Perseus, a little-known player during the two years that it owned Counterpoint Press, now looms as home to some of the more serious publishing that will take place in 1998 and years to come. In total, Perseus expects to publish from 140 to 150 titles this year, 65 of them bearing the Basic Books name.

"We're not reinventing publishing--we would be full of hubris to say that," explained Jack McKeown, a former president of HarperCollins who in August was named president and chief executive of Perseus Books by Frank H. Pearl, the company's publicity-shy chairman and the head of Perseus Capital. "We're identifying an opportunity in the market as others in the publishing industry refocus their activities." He said that economies of scale--in sales, distribution, marketing and paper buys--would enable the imprints now grouped under the Perseus umbrella to go forward as free-standing editorial imprints.

Except for PublicAffairs, whose roster of investors also includes Osnos and ABC News anchor Peter Jennings, the divisions are wholly owned by Perseus Capital, which has investments in media and technology ventures, and will report to McKeown.

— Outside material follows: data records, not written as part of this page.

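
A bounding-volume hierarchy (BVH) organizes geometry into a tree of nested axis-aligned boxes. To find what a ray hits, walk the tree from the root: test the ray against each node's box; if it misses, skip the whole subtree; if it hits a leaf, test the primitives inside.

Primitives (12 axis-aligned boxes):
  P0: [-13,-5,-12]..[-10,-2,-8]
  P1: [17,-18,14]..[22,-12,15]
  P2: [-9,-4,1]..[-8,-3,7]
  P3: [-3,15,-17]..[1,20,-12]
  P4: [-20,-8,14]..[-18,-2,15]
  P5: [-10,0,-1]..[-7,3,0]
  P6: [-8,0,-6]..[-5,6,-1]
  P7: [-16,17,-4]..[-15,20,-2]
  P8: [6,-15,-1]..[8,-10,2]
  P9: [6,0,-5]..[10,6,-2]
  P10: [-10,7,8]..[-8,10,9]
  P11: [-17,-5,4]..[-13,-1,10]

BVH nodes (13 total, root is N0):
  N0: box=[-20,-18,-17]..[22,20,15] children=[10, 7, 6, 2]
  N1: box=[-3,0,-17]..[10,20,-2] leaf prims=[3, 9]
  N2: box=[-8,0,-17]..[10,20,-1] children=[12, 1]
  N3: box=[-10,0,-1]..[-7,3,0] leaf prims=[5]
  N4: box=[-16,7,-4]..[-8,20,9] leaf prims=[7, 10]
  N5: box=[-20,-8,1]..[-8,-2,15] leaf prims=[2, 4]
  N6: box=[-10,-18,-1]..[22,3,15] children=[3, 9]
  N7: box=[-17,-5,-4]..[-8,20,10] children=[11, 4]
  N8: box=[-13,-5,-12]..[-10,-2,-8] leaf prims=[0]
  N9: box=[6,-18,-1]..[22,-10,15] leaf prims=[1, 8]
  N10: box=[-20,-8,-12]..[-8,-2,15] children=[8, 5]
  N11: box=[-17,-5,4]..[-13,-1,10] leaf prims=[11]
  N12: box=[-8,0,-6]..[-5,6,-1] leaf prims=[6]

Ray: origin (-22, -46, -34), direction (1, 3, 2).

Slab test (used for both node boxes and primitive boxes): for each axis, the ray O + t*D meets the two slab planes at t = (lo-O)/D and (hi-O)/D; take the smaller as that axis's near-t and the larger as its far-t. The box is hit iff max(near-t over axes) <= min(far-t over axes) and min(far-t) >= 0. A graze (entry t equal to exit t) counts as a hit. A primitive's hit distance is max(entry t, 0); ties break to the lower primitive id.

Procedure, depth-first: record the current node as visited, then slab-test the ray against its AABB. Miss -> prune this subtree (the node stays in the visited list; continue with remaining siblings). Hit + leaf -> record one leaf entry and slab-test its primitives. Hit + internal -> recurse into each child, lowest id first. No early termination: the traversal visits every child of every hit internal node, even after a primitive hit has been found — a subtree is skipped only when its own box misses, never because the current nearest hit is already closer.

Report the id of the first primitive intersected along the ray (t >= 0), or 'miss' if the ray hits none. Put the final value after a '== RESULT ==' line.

Trace the traversal:
N0 x:[2,44] y:[28/3,22] z:[17/2,49/2] -> hit [28/3,22], descend [2, 6, 7, 10]
  N2 x:[14,32] y:[46/3,22] z:[17/2,33/2] -> hit [46/3,33/2], descend [1, 12]
    N1 x:[19,32] y:[46/3,22] z:[17/2,16] -> miss, prune
    N12 x:[14,17] y:[46/3,52/3] z:[14,33/2] -> hit [46/3,33/2] leaf, test {P6@t=46/3}
  N6 x:[12,44] y:[28/3,49/3] z:[33/2,49/2] -> miss, prune
  N7 x:[5,14] y:[41/3,22] z:[15,22] -> miss, prune
  N10 x:[2,14] y:[38/3,44/3] z:[11,49/2] -> hit [38/3,14], descend [5, 8]
    N5 x:[2,14] y:[38/3,44/3] z:[35/2,49/2] -> miss, prune
    N8 x:[9,12] y:[41/3,44/3] z:[11,13] -> miss, prune

Summary -> nodes [0, 2, 1, 12, 6, 7, 10, 5, 8]; box-tests=9; leaf-entries=1; first=P6

== RESULT ==
6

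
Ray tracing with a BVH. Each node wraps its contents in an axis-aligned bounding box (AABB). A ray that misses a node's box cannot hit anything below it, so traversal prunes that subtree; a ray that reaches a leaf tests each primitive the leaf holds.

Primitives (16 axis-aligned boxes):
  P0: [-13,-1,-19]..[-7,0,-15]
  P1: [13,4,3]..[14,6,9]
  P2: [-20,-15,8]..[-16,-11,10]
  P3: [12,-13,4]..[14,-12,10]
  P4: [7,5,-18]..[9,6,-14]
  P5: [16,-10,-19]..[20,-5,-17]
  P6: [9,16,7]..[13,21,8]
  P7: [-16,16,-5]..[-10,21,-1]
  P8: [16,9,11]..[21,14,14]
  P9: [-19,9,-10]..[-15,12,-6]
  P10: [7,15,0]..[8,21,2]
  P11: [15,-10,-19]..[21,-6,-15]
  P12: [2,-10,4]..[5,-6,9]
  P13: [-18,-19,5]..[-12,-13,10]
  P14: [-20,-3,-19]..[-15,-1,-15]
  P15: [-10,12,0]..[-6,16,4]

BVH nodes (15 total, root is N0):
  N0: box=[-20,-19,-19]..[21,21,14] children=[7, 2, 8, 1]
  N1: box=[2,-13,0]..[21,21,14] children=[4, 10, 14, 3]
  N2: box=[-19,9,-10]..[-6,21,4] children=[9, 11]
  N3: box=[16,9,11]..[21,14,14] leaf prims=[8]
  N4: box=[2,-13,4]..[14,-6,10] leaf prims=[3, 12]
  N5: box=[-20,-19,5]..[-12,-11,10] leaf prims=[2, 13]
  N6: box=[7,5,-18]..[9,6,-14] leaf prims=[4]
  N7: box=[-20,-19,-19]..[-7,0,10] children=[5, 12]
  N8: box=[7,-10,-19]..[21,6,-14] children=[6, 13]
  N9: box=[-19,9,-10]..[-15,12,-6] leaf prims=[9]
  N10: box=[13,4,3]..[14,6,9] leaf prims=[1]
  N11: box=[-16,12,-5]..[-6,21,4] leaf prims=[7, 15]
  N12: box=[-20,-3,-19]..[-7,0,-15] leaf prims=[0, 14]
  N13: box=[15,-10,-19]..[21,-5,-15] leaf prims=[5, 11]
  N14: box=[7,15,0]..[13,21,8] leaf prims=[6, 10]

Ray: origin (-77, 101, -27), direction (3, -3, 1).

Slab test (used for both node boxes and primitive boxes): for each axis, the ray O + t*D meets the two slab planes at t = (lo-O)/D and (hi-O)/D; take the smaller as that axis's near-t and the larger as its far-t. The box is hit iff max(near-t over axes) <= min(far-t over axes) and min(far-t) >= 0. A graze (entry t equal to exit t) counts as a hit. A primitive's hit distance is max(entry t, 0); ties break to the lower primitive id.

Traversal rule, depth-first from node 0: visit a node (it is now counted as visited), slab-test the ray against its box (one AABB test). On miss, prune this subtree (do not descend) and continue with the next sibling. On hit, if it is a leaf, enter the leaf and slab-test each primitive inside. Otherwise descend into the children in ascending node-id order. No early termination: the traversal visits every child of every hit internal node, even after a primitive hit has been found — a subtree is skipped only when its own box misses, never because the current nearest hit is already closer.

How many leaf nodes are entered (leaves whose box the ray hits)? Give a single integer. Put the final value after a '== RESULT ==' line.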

At the Authors Guild in New York, Executive Director Paul Aiken characterized the growth of Perseus as "clearly a positive development, a reason for optimism for authors of serious nonfiction works." Still, Aiken said, there is what he called "some nervousness" in the literary community because the Perseus business model is untested, and many authors of books that had been under contract now find themselves working with new editors as a result of Perseus' acquisitions. "But it's nice that someone very serious about this kind of publishing has taken over these books."